1 minute, c'est le temps qu'il a fallu au film pour amener un jeune spectateur de la salle à dire spontanément tout haut cette phrase, mise en titre, que je pensais déjà tout bas. Le générique d'intro pose le ton : le film sera pop, coloré, ultra dynamique et un véritable régal pour les yeux et les oreilles. On savait que c'était produit entre autres par Phil Lord et Chris Miller et coécrit par Phil Lord, mais il est incroyablement difficile de deviner qu'ils ne l'ont pas réalisé tant le meilleur de leur patte apparaît dans l'intégralité du métrage. Des films dont le réalisateur imite le style de leur producteur, on en a vu et ça faisait parfois penser à un élève studieux qui essaie d'imiter le maître en moins bien. Là ça ne fait pas qu'imiter, ça digère le style, l'adapte au nouveau projet et l'enrichit d'une manière hallucinante.
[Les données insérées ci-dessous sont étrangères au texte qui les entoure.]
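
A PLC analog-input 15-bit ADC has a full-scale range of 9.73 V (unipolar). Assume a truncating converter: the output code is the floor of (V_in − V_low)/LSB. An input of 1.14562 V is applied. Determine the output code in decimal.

code 3858

With 32768 levels over 9.73 V, one step is 296.94 µV.
Input sits at 3858.137 steps above V_low.
⌊·⌋(3858.137) = 3858.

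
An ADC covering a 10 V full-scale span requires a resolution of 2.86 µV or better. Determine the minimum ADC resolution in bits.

Number of steps required ≥ 10 V / 2.86 µV = 3496503.50.
Need 2^N ≥ 3496503.50; 2^21 = 2097152, 2^22 = 4194304.
Minimum N = 22.

22 bits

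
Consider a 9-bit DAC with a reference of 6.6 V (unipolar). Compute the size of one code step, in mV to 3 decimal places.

Full-scale span = 6.6 V.
LSB = 6.6 / 2^9 = 6.6 / 512 = 0.0128906 V = 12.891 mV.

12.891 mV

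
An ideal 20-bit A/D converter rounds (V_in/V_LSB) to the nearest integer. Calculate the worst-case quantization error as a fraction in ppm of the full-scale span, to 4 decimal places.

0.4768 ppm

Rounding → worst-case error = ½ LSB = V_FS/2^21, so 1e+06/2097152 = 0.476837 ppm of full scale.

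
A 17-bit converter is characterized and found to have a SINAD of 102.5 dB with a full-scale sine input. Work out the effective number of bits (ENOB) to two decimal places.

ENOB = (SINAD − 1.76) / 6.02 = (102.5 − 1.76)/6.02 = 16.734.

16.73 bits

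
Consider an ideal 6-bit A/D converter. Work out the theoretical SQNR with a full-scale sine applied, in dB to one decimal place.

SNR ≈ 6.02·N + 1.76 dB = 6.02·6 + 1.76 = 37.88 dB.

37.9 dB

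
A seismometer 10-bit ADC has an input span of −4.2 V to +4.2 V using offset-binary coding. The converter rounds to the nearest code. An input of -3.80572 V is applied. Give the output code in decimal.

With 1024 levels over 8.4 V, one step is 8.203 mV.
(-3.80572 − (−4.2)) / 0.00820313 = 48.065 LSBs.
Round → code 48.

code 48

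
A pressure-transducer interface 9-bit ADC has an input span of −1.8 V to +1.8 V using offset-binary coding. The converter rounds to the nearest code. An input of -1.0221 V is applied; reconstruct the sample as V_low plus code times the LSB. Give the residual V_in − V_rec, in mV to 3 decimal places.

Step size: 3.6 V ÷ 2^9 = 7.031 mV.
(-1.0221 − (−1.8))/0.00703125 = 110.6347; round gives code 111.
Reconstructed: -1.0195312 V.
V_in − V_rec = -0.00256875 V = -2.569 mV.

-2.569 mV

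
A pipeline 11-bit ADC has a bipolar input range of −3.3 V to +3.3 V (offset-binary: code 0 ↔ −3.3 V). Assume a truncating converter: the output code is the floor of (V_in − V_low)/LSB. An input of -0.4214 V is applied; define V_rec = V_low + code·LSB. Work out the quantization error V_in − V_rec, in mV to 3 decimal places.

Step size: 6.6 V ÷ 2^11 = 3.223 mV.
Scaled input = 893.2383 LSBs, so code = 893.
Code 893 maps back to (−3.3) + 893×0.00322266 V = -0.42216797 V.
V_in − V_rec = 0.000767969 V = 0.768 mV.

0.768 mV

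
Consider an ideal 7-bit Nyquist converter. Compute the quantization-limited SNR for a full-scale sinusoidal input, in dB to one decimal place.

SNR ≈ 6.02·N + 1.76 dB = 6.02·7 + 1.76 = 43.90 dB.

43.9 dB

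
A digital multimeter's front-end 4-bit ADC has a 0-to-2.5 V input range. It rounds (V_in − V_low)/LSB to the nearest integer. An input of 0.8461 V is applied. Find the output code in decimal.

code 5

LSB = 2.5 V / 16 = 156.250 mV.
Input sits at 5.415 steps above V_low.
round(5.415) = 5.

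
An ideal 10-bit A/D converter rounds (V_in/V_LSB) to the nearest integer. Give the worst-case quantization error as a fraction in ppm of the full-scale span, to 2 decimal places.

Rounding → worst-case error = ½ LSB = V_FS/2^11, so 1e+06/2048 = 488.281 ppm of full scale.

488.28 ppm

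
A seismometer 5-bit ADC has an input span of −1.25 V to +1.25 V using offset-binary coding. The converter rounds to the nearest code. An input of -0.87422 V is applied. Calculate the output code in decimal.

LSB = 2.5 V / 32 = 78.125 mV.
(V_in − V_low)/LSB = (-0.87422 − (−1.25)) / 0.078125 = 4.810.
Round → code 5.

code 5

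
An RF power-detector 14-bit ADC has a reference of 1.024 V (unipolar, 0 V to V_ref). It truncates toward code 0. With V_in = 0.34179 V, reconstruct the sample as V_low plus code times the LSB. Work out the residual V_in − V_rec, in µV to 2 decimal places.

40.00 µV

Step size: 1.024 V ÷ 2^14 = 62.50 µV.
Scaled input = 5468.6400 LSBs, so code = 5468.
Reconstructed: 0.34175 V.
V_in − V_rec = 4e-05 V = 40.00 µV.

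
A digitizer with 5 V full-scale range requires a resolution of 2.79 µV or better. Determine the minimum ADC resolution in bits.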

C'est la réalisation la plus dingue de l'année, Spider-Man : Into the Spider-verse fait passer Les Indestructibles 2 pour un papy, et ça me blesse presque de dire ça. Après Snoopy et les Peanuts et Captain Superslip (que des adaptations de comics, le secret semble être là) on commence tout doucement à quitter la direction artistique interchangeable des Disney/Pixar/Dreamworks/Illumination habituels. Ce Spider-Man choisit d'y aller à fond dans l'imagerie du comics tandis que son animation subtilement saccadée donne un aspect faussement artisanal charmant. Il est très difficile de rendre justice à sa richesse visuelle, aux nombreux détails planqués dans le décor, à sa caméra folle, aux gags hilarants (sisi, j'étais hilare par moments et c'est pas fréquent) et aux mille-et-une idées de mise en scène qui parsèment le film. Le tout avec la bande-son de l'année, du hip-hop qui fait un bien fou au milieu de super-héros plus habitués aux percussions.
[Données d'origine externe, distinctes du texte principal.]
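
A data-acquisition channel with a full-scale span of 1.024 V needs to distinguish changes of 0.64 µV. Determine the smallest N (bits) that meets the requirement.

Number of steps required ≥ 1.024 V / 0.64 µV = 1600000.00.
Need 2^N ≥ 1600000.00; 2^20 = 1048576, 2^21 = 2097152.
Minimum N = 21.

21 bits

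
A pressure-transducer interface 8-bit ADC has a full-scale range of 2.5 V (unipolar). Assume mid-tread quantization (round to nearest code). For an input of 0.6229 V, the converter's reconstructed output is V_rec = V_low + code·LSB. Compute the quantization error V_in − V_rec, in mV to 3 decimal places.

LSB = 2.5/2^8 = 9.766 mV.
(V_in − V_low)/LSB = (0.6229 − 0)/0.00976562 = 63.7850 → code 64 (round).
Reconstructed: 0.625 V.
Difference: -0.0021 V → -2.100 mV.

-2.100 mV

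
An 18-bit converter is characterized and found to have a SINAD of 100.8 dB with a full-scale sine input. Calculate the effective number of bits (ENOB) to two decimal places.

ENOB = (SINAD − 1.76) / 6.02 = (100.8 − 1.76)/6.02 = 16.452.

16.45 bits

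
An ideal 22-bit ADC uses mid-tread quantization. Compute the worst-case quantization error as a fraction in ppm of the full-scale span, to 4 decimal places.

Rounding → worst-case error = ½ LSB = V_FS/2^23, so 1e+06/8388608 = 0.119209 ppm of full scale.

0.1192 ppm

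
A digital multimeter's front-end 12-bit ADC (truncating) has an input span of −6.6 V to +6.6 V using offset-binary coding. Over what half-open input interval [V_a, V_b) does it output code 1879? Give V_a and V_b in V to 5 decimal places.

[-0.54463 V, -0.54141 V)

LSB = 13.2/2^12 = 3.223 mV.
V_a = V_low + 1879·LSB = -0.544629 V; V_b = V_low + 1880·LSB = -0.541406 V.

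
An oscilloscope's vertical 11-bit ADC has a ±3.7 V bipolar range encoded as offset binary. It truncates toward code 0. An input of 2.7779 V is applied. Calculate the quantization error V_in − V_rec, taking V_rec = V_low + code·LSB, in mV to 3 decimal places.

One LSB is 7.4 V / 2048 = 3.613 mV.
(V_in − V_low)/LSB = (2.7779 − (−3.7))/0.00361328 = 1792.8026 → code 1792 (floor).
V_rec = (−3.7) + 1792·0.00361328 = 2.775 V.
V_in − V_rec = 0.0029 V = 2.900 mV.

2.900 mV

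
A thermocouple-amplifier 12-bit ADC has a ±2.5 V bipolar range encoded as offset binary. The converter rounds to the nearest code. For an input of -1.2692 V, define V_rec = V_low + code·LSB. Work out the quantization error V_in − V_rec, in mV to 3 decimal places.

LSB = 5/2^12 = 1.221 mV.
Scaled input = 1008.2714 LSBs, so code = 1008.
Reconstructed: -1.2695312 V.
Difference: 0.00033125 V → 0.331 mV.

0.331 mV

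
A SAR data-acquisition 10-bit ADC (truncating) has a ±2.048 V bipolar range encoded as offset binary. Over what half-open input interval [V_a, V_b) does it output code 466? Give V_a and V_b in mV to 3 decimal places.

[-184.000 mV, -180.000 mV)

LSB = 4.096/2^10 = 4.000 mV.
V_a = V_low + 466·LSB = -0.184 V; V_b = V_low + 467·LSB = -0.18 V.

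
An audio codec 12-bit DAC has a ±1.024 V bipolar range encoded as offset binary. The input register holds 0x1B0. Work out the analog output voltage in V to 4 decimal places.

LSB = 2.048 V / 2^12 = 0.500 mV.
Code 0x1B0 = 432 decimal.
V_out = (−1.024) + 432 × 0.0005 V = -0.808 V.

-0.8080 V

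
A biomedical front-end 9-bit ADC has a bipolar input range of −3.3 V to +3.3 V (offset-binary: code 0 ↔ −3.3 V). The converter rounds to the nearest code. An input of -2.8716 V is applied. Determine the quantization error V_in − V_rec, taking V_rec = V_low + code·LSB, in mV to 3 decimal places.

LSB = 6.6/2^9 = 12.891 mV.
(-2.8716 − (−3.3))/0.0128906 = 33.2335; round gives code 33.
V_rec = (−3.3) + 33·0.0128906 = -2.8746094 V.
Error = -2.8716 − (−2.8746094) = 0.00300937 V = 3.009 mV.

3.009 mV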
Le scénario est un modèle de film populaire. Il ne réinvente jamais la roue bien qu'il ajoute la présence d'une faille dimensionnelle pour ajouter les Spidermen de dimensions parallèles, il ne sort jamais des sentiers battus, contient quelques clichés et ne se montre pas vraiment surprenant. Mais il nous fait oublier tout ça avec une maîtrise qui n'a d'égale que la réalisation du film. Le destin de Miles Morales, jeune apprenti Spiderman de cette dimension, est cousu de fil blanc mais les personnages sont tellement attachants qu'on se sent de tout cœur avec eux comme si on nous racontait cette histoire pour la première fois. Le film ne fait jamais durer ses moments de faux suspense, permettant aux rebondissements de garder leur impact. Les moments pivots du film sont traités d'excellente manière, avec un profond respect pour la peine ou l'extase que peut subir Miles. L'alternance des blagues et de l'émotion se fait parfaitement, tout coexiste sans que l'un ne nuise jamais à l'autre et le rythme est impeccable.
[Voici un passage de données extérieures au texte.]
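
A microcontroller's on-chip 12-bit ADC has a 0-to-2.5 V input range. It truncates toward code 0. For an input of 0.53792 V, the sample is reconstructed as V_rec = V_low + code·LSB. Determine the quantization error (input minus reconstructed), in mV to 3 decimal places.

0.200 mV

Step size: 2.5 V ÷ 2^12 = 0.610 mV.
Scaled input = 881.3281 LSBs, so code = 881.
V_rec = 0 + 881·0.000610352 = 0.53771973 V.
Difference: 0.000200273 V → 0.200 mV.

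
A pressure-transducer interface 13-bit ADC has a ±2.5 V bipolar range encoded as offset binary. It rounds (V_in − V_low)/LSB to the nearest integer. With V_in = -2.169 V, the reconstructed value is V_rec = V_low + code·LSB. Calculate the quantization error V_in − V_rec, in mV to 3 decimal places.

LSB = 5/2^13 = 0.610 mV.
Scaled input = 542.3104 LSBs, so code = 542.
Code 542 maps back to (−2.5) + 542×0.000610352 V = -2.1691895 V.
Difference: 0.000189453 V → 0.189 mV.

0.189 mV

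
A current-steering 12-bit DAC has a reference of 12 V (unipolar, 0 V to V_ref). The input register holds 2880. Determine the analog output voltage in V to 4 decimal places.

LSB = 12 V / 2^12 = 2.930 mV.
V_out = 0 + 2880 × 0.00292969 V = 8.4375 V.

8.4375 V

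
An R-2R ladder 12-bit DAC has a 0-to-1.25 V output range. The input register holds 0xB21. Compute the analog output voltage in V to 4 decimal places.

0.8694 V

LSB = 1.25 V / 2^12 = 305.18 µV.
Code 0xB21 = 2849 decimal.
V_out = 0 + 2849 × 0.000305176 V = 0.869446 V.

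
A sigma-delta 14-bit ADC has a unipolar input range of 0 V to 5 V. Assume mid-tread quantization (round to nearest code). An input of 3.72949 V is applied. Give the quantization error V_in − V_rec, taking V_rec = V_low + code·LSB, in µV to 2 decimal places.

-63.22 µV

Step size: 5 V ÷ 2^14 = 305.18 µV.
(V_in − V_low)/LSB = (3.72949 − 0)/0.000305176 = 12220.7928 → code 12221 (round).
Code 12221 maps back to 0 + 12221×0.000305176 V = 3.7295532 V.
V_in − V_rec = -6.32227e-05 V = -63.22 µV.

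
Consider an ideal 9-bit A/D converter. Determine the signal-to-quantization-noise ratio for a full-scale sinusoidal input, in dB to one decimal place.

SNR ≈ 6.02·N + 1.76 dB = 6.02·9 + 1.76 = 55.94 dB.

55.9 dB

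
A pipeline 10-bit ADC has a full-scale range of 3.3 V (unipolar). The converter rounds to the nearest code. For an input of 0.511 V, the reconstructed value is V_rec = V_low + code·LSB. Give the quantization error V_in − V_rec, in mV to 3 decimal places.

-1.402 mV

One LSB is 3.3 V / 1024 = 3.223 mV.
(0.511 − 0)/0.00322266 = 158.5648; round gives code 159.
Code 159 maps back to 0 + 159×0.00322266 V = 0.51240234 V.
Error = 0.511 − 0.51240234 = -0.00140234 V = -1.402 mV.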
Tout classique, mais du beau classique qui fonctionne vraiment et accorde un soin de premier plan à ses personnages. Les parents de Miles profitent d'une sympathique écriture, et une amie m'a fait remarquer qu'il y avait une belle utilisation de l'alternance codique pour la mère, qui passe de l'espagnol à l'anglais. Les mauvais films hollywoodiens ont la sale manie de faire représenter l'origine d'un personnage en glissant des mots de sa langue au milieu d'une phrase, du genre le mexicain qui dit "Salut amigo, comment va ton loco de père ?". C'est un cliché agaçant, comme si je ne pouvais pas parler anglais sans sortir des "mon ami". Ici ce ne sont pas des mots mais des phrases pour lesquelles il y a un changement de langue, c'est un vrai comportement humain qui consiste à profiter de l'alternance pour apporter un commentaire à ce que l'on vient de dire. Le film remplace donc un cliché par des dialogues réalistes, et ça c'est bien.


Un autre écueil que je craignais mais qui est plus ou moins évité concerne les 3 derniers Spidermen. J'avais peur qu'on nous fasse une Big Hero 6, qui a 4 personnages que l'on peut fusionner car ils agissent toujours de la même manière et se battent individuellement avec un effet domino : quand l'un perdait, les autres perdaient à leur tour, et inversement pour leurs réussites. Ici il y a un peu de ça, mais les Spidermen trouvent chacun leur rôle dans l'action. Quand ils se battent on n'a pas la linéarité de Big Hero 6 : il y en a qui réussissent quand d'autres échouent, ils s'entraident, certains ont même leur propre peine. Cela reste de la figuration de luxe, mais elle a le mérite d'être bien appliquée et les personnages trouvent chacun leurs propres gags.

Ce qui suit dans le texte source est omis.